The Rust parts to thank, in order of credit

  1. rb_ext_ractor_safe(true) (lib.rs)—one line, and the precondition for everything: without it, any native call from a non-main ractor raises Ractor::UnsafeError. The spec suite keeps a canary test on this.
  2. The registry (registry.rs)—global Rust-side state keyed by u64. This is the "shared memory" Ractors legally cannot have: workers address everything by integer, and no TypedData object ever crosses a boundary.
  3. The flume MPMC queue—the cross-ractor work distributor. One queue, async send from tokio, blocking receive from any ractor's thread. Ruby has no ractor-safe equivalent that does not copy (Ports copy every message); a Rust channel moves a Box<RequestCtx> pointer.
  4. gvl.rsrb_thread_call_without_gvl plus the atomic-flag UBF idiom. A worker blocking on the queue releases its per-ractor lock, stays interruptible (Thread#kill, shutdown) via bounded recv_timeout ticks, and costs nothing when the queue has work: the try_recv fast path skips the lock release entirely.
  5. The frozen env-string cache (env_strings.rs)—exploits the one sharing channel Ractors do allow: frozen objects. Env keys, 44 common header names, methods, LRU'd host and peer-address values, built once on the main ractor and read by every worker forever. Without this, each ractor would allocate every key on every request.
  6. The Responder (response.rs)—responses travel back as Rust types through a oneshot/frame channel into hyper, never as shared Ruby objects. Its first-claimant atomic is also what makes crash recovery work: the supervisor (on the main ractor) can 500 a dead ractor's in-flight requests through Weak references into native memory. That cross-ractor cleanup would be impossible if request state were Ruby-side.
  7. tokio + hyper owning all I/O—sockets are exactly the kind of unshareable object that poisons ractor designs; here Ruby never touches one.

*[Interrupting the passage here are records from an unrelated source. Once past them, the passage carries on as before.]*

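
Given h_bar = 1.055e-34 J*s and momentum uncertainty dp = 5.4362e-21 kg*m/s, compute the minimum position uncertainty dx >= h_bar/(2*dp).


dx = h_bar / (2 * dp)
= 1.055e-34 / (2 * 5.4362e-21)
= 1.055e-34 / 1.0872e-20
= 9.7035e-15 m

9.7035e-15


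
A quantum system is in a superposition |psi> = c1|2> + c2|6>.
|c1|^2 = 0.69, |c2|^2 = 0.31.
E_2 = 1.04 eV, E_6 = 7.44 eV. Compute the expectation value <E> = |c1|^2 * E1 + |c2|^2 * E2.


<E> = |c1|^2 * E1 + |c2|^2 * E2
= 0.69 * 1.04 + 0.31 * 7.44
= 0.7176 + 2.3064
= 3.024 eV

3.024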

Why it is fast, by the numbers

With the dispatch cost eliminated, Ractors deliver the thing they were built for—a lock per ractor instead of one GVL—and each layer is visible in the benchmarks: /cpu at 78.0k req/s in ractor mode vs 13.4k threaded (5.8×, the GVL ceiling), beating the fork cluster's CPU parallelism by +34% while holding ~148 MB against the cluster's ~1,068 MB (by PSS, on the bench app), because eight ractors share one VM, one Rust front-end, one queue, and one JIT, where eight forks each pay full price.

The cleanest proof of the design is the threaded fallback itself: it reuses ~95% of the same machinery, because the Rust core is dispatch-agnostic. Ractors are not what makes Kino's engine fast—they are what the engine finally makes usable.